In the Bering Sea and Aleutian Islands management area, their abundance is approximately six times higher in the eastern Bering Sea than in the Aleutian Islands region. The distribution of ages appears to vary by region and sex; male arrowtooth as old as 36 years have been observed in the Aleutian Islands are not commonly observed older than age 10 on the Bering Sea shelf, while the female length and weight relationships do not vary significantly between the two regions. Arrowtooth flounder begin to recruit to the eastern Bering Sea slope at about age 4. Based on age data from the 1982 U.S.-Japan cooperative survey, recruitment to the slope gradually increases at older ages and reaches a maximum at age 9. However, greater than 50% of age groups 9 and older continue to occupy continental shelf waters. The low proportion of the overall biomass on the slope during the 1988, 1991, and 2016 surveys, relative to that of earlier surveys, indicates that the proportion of the population occupying slope waters may vary considerably from year to year depending on the age structure of the population.
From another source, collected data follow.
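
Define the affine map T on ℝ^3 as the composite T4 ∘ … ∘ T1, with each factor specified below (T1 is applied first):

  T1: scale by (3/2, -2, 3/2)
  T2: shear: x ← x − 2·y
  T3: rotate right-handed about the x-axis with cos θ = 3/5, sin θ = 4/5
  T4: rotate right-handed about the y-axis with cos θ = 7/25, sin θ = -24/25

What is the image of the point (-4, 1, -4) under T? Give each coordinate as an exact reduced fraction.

T(p) = (554/125, 18/5, -422/125)

T1 scale by (3/2, -2, 3/2): (-4, 1, -4) → (-6, -2, -6)
T2 shear: x ← x − 2·y: (-6, -2, -6) → (-2, -2, -6)
T3 rotate right-handed about the x-axis with cos θ = 3/5, sin θ = 4/5: (-2, -2, -6) → (-2, 18/5, -26/5)
T4 rotate right-handed about the y-axis with cos θ = 7/25, sin θ = -24/25: (-2, 18/5, -26/5) → (554/125, 18/5, -422/125)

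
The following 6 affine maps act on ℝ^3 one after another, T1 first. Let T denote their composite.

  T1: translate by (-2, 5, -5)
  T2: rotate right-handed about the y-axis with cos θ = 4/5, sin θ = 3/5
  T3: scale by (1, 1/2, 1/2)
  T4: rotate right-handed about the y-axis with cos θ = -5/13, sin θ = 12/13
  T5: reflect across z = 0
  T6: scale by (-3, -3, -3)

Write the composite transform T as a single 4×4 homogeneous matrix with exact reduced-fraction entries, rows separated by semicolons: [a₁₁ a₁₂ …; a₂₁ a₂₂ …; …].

T1 = [1 0 0 -2; 0 1 0 5; 0 0 1 -5; 0 0 0 1]
T2·T1 = [4/5 0 3/5 -23/5; 0 1 0 5; -3/5 0 4/5 -14/5; 0 0 0 1]
T3·…·T1 = [4/5 0 3/5 -23/5; 0 1/2 0 5/2; -3/10 0 2/5 -7/5; 0 0 0 1]
T4·…·T1 = [-38/65 0 9/65 31/65; 0 1/2 0 5/2; -81/130 0 -46/65 311/65; 0 0 0 1]
T5·…·T1 = [-38/65 0 9/65 31/65; 0 1/2 0 5/2; 81/130 0 46/65 -311/65; 0 0 0 1]
T6·…·T1 = [114/65 0 -27/65 -93/65; 0 -3/2 0 -15/2; -243/130 0 -138/65 933/65; 0 0 0 1]

T = [114/65 0 -27/65 -93/65; 0 -3/2 0 -15/2; -243/130 0 -138/65 933/65; 0 0 0 1]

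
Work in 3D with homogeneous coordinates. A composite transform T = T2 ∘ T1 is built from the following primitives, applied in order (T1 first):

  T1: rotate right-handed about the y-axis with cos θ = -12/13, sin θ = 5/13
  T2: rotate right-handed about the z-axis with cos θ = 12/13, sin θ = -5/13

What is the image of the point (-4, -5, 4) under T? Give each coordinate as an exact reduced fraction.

T(p) = (491/169, -1120/169, -28/13)

T1 rotate right-handed about the y-axis with cos θ = -12/13, sin θ = 5/13: (-4, -5, 4) → (68/13, -5, -28/13)
T2 rotate right-handed about the z-axis with cos θ = 12/13, sin θ = -5/13: (68/13, -5, -28/13) → (491/169, -1120/169, -28/13)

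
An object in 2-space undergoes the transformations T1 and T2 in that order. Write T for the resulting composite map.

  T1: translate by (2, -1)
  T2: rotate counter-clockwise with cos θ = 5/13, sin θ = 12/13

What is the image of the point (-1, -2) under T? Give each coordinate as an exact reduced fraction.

T(p) = (41/13, -3/13)

T1 translate by (2, -1): (-1, -2) → (1, -3)
T2 rotate counter-clockwise with cos θ = 5/13, sin θ = 12/13: (1, -3) → (41/13, -3/13)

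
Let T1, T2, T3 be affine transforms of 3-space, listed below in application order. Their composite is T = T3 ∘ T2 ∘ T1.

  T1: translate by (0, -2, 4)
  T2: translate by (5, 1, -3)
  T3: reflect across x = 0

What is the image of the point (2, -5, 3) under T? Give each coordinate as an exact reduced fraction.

T1 translate by (0, -2, 4): (2, -5, 3) → (2, -7, 7)
T2 translate by (5, 1, -3): (2, -7, 7) → (7, -6, 4)
T3 reflect across x = 0: (7, -6, 4) → (-7, -6, 4)

T(p) = (-7, -6, 4)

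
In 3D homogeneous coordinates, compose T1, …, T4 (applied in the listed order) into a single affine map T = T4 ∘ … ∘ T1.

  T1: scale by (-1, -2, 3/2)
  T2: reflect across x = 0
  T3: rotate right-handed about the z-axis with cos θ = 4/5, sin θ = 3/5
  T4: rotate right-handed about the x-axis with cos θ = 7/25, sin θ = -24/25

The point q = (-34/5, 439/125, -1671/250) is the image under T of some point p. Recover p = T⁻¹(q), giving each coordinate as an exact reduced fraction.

T1 = [-1 0 0 0; 0 -2 0 0; 0 0 3/2 0; 0 0 0 1]
T2·T1 = [1 0 0 0; 0 -2 0 0; 0 0 3/2 0; 0 0 0 1]
T3·…·T1 = [4/5 6/5 0 0; 3/5 -8/5 0 0; 0 0 3/2 0; 0 0 0 1]
T4·…·T1 = [4/5 6/5 0 0; 21/125 -56/125 36/25 0; -72/125 192/125 21/50 0; 0 0 0 1]
det M = -3; M⁻¹ = [4/5 21/125 -72/125 0; 3/10 -14/125 48/125 0; 0 16/25 14/75 0; 0 0 0 1]
M⁻¹ · (-34/5, 439/125, -1671/250)ᵀ = (-1, -5, 1)ᵀ

p = (-1, -5, 1)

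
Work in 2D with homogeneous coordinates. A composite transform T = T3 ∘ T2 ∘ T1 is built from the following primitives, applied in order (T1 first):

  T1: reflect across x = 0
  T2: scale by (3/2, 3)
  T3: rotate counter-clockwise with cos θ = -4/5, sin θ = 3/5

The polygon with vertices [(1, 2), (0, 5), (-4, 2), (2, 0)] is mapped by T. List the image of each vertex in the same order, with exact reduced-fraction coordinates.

T1 reflect across x = 0: (1, 2) → (-1, 2); (0, 5) → (0, 5); (-4, 2) → (4, 2); (2, 0) → (-2, 0)
T2 scale by (3/2, 3): (-1, 2) → (-3/2, 6); (0, 5) → (0, 15); (4, 2) → (6, 6); (-2, 0) → (-3, 0)
T3 rotate counter-clockwise with cos θ = -4/5, sin θ = 3/5: (-3/2, 6) → (-12/5, -57/10); (0, 15) → (-9, -12); (6, 6) → (-42/5, -6/5); (-3, 0) → (12/5, -9/5)

image vertices: (-12/5, -57/10), (-9, -12), (-42/5, -6/5), (12/5, -9/5)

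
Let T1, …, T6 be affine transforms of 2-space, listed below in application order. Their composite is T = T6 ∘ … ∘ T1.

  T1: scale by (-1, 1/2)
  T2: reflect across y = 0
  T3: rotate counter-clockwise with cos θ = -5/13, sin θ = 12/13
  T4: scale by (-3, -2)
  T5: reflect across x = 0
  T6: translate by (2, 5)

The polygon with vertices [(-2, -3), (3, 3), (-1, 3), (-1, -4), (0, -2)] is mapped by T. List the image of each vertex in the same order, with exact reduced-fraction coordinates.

image vertices: (-58/13, 32/13), (125/13, 122/13), (5, 2), (-61/13, 61/13), (-10/13, 75/13)

T1 scale by (-1, 1/2): (-2, -3) → (2, -3/2); (3, 3) → (-3, 3/2); (-1, 3) → (1, 3/2); (-1, -4) → (1, -2); (0, -2) → (0, -1)
T2 reflect across y = 0: (2, -3/2) → (2, 3/2); (-3, 3/2) → (-3, -3/2); (1, 3/2) → (1, -3/2); (1, -2) → (1, 2); (0, -1) → (0, 1)
T3 rotate counter-clockwise with cos θ = -5/13, sin θ = 12/13: (2, 3/2) → (-28/13, 33/26); (-3, -3/2) → (33/13, -57/26); (1, -3/2) → (1, 3/2); (1, 2) → (-29/13, 2/13); (0, 1) → (-12/13, -5/13)
T4 scale by (-3, -2): (-28/13, 33/26) → (84/13, -33/13); (33/13, -57/26) → (-99/13, 57/13); (1, 3/2) → (-3, -3); (-29/13, 2/13) → (87/13, -4/13); (-12/13, -5/13) → (36/13, 10/13)
T5 reflect across x = 0: (84/13, -33/13) → (-84/13, -33/13); (-99/13, 57/13) → (99/13, 57/13); (-3, -3) → (3, -3); (87/13, -4/13) → (-87/13, -4/13); (36/13, 10/13) → (-36/13, 10/13)
T6 translate by (2, 5): (-84/13, -33/13) → (-58/13, 32/13); (99/13, 57/13) → (125/13, 122/13); (3, -3) → (5, 2); (-87/13, -4/13) → (-61/13, 61/13); (-36/13, 10/13) → (-10/13, 75/13)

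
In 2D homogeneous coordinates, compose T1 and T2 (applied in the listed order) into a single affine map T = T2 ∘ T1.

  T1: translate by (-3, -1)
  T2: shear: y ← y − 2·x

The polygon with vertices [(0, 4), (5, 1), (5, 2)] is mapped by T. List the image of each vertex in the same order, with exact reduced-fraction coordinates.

T1 translate by (-3, -1): (0, 4) → (-3, 3); (5, 1) → (2, 0); (5, 2) → (2, 1)
T2 shear: y ← y − 2·x: (-3, 3) → (-3, 9); (2, 0) → (2, -4); (2, 1) → (2, -3)

image vertices: (-3, 9), (2, -4), (2, -3)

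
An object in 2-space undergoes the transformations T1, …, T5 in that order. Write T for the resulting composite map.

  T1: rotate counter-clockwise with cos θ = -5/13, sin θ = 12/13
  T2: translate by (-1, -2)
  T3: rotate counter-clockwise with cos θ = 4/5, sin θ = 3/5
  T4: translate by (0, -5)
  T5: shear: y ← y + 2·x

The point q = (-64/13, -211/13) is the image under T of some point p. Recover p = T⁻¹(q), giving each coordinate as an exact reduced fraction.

T1 = [-5/13 -12/13 0; 12/13 -5/13 0; 0 0 1]
T2·T1 = [-5/13 -12/13 -1; 12/13 -5/13 -2; 0 0 1]
T3·…·T1 = [-56/65 -33/65 2/5; 33/65 -56/65 -11/5; 0 0 1]
T4·…·T1 = [-56/65 -33/65 2/5; 33/65 -56/65 -36/5; 0 0 1]
T5·…·T1 = [-56/65 -33/65 2/5; -79/65 -122/65 -32/5; 0 0 1]
det M = 1; M⁻¹ = [-122/65 33/65 4; 79/65 -56/65 -6; 0 0 1]
M⁻¹ · (-64/13, -211/13)ᵀ = (5, 2)ᵀ

p = (5, 2)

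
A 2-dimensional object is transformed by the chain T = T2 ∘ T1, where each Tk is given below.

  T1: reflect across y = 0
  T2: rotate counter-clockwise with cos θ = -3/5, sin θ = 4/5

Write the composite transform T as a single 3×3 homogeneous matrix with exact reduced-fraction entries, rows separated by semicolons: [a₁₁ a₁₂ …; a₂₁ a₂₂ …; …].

T1 = [1 0 0; 0 -1 0; 0 0 1]
T2·T1 = [-3/5 4/5 0; 4/5 3/5 0; 0 0 1]

T = [-3/5 4/5 0; 4/5 3/5 0; 0 0 1]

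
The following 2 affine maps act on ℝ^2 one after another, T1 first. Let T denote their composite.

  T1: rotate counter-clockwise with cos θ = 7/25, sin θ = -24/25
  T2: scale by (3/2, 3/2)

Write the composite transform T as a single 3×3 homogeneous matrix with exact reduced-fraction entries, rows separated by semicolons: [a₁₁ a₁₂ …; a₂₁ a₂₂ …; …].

T1 = [7/25 24/25 0; -24/25 7/25 0; 0 0 1]
T2·T1 = [21/50 36/25 0; -36/25 21/50 0; 0 0 1]

T = [21/50 36/25 0; -36/25 21/50 0; 0 0 1]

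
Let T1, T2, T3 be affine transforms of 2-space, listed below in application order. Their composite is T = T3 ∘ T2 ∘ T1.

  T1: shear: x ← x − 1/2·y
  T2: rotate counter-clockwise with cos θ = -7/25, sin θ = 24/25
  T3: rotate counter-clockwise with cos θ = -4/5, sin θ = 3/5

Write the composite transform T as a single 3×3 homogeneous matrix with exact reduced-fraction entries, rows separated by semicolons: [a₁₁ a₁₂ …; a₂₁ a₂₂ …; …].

T = [-44/125 139/125 0; -117/125 29/250 0; 0 0 1]

T1 = [1 -1/2 0; 0 1 0; 0 0 1]
T2·T1 = [-7/25 -41/50 0; 24/25 -19/25 0; 0 0 1]
T3·…·T1 = [-44/125 139/125 0; -117/125 29/250 0; 0 0 1]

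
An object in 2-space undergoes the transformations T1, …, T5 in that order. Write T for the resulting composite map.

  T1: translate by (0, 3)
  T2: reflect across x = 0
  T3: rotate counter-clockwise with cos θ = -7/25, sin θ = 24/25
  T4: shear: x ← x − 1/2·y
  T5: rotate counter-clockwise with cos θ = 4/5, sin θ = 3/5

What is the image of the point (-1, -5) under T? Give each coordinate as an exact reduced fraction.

T1 translate by (0, 3): (-1, -5) → (-1, -2)
T2 reflect across x = 0: (-1, -2) → (1, -2)
T3 rotate counter-clockwise with cos θ = -7/25, sin θ = 24/25: (1, -2) → (41/25, 38/25)
T4 shear: x ← x − 1/2·y: (41/25, 38/25) → (22/25, 38/25)
T5 rotate counter-clockwise with cos θ = 4/5, sin θ = 3/5: (22/25, 38/25) → (-26/125, 218/125)

T(p) = (-26/125, 218/125)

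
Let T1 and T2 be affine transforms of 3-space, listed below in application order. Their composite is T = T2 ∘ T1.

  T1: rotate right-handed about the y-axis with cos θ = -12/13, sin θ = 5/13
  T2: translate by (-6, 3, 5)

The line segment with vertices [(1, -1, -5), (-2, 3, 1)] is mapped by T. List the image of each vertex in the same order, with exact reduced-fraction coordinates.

image vertices: (-115/13, 2, 120/13), (-49/13, 6, 63/13)

T1 rotate right-handed about the y-axis with cos θ = -12/13, sin θ = 5/13: (1, -1, -5) → (-37/13, -1, 55/13); (-2, 3, 1) → (29/13, 3, -2/13)
T2 translate by (-6, 3, 5): (-37/13, -1, 55/13) → (-115/13, 2, 120/13); (29/13, 3, -2/13) → (-49/13, 6, 63/13)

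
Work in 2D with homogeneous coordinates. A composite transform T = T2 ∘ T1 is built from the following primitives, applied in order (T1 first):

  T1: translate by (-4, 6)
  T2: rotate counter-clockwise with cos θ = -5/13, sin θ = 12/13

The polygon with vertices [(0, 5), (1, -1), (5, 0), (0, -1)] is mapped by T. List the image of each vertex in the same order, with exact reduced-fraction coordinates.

image vertices: (-112/13, -103/13), (-45/13, -61/13), (-77/13, -18/13), (-40/13, -73/13)

T1 translate by (-4, 6): (0, 5) → (-4, 11); (1, -1) → (-3, 5); (5, 0) → (1, 6); (0, -1) → (-4, 5)
T2 rotate counter-clockwise with cos θ = -5/13, sin θ = 12/13: (-4, 11) → (-112/13, -103/13); (-3, 5) → (-45/13, -61/13); (1, 6) → (-77/13, -18/13); (-4, 5) → (-40/13, -73/13)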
Arrowtooth flounder spawn in deep waters (>400m) along the continental shelf break in winter (Blood et al. 2007). They are batch spawners, spawning from fall to winter off Washington State at depths greater than 366m (Rickey 1995). Spawning females have been found at 400m and males at ≥450m in the Gulf of Alaska, and larvae have been found at depths greater than 200 m (Blood et al. 2007; De Forest et al. 2014). The age composition of the species shows fewer males relative to females as fish increase in age, which suggests higher natural mortality (M) for males (Wilderbuer and Turnock 2009). To account for this process, natural mortality was fixed at 0.2 for females and 0.35 for males in the model.
The arrowtooth flounder resource in the EBS and the Aleutians is managed as a single stock although little is known about stock structure. There has been no research on this topic for this species.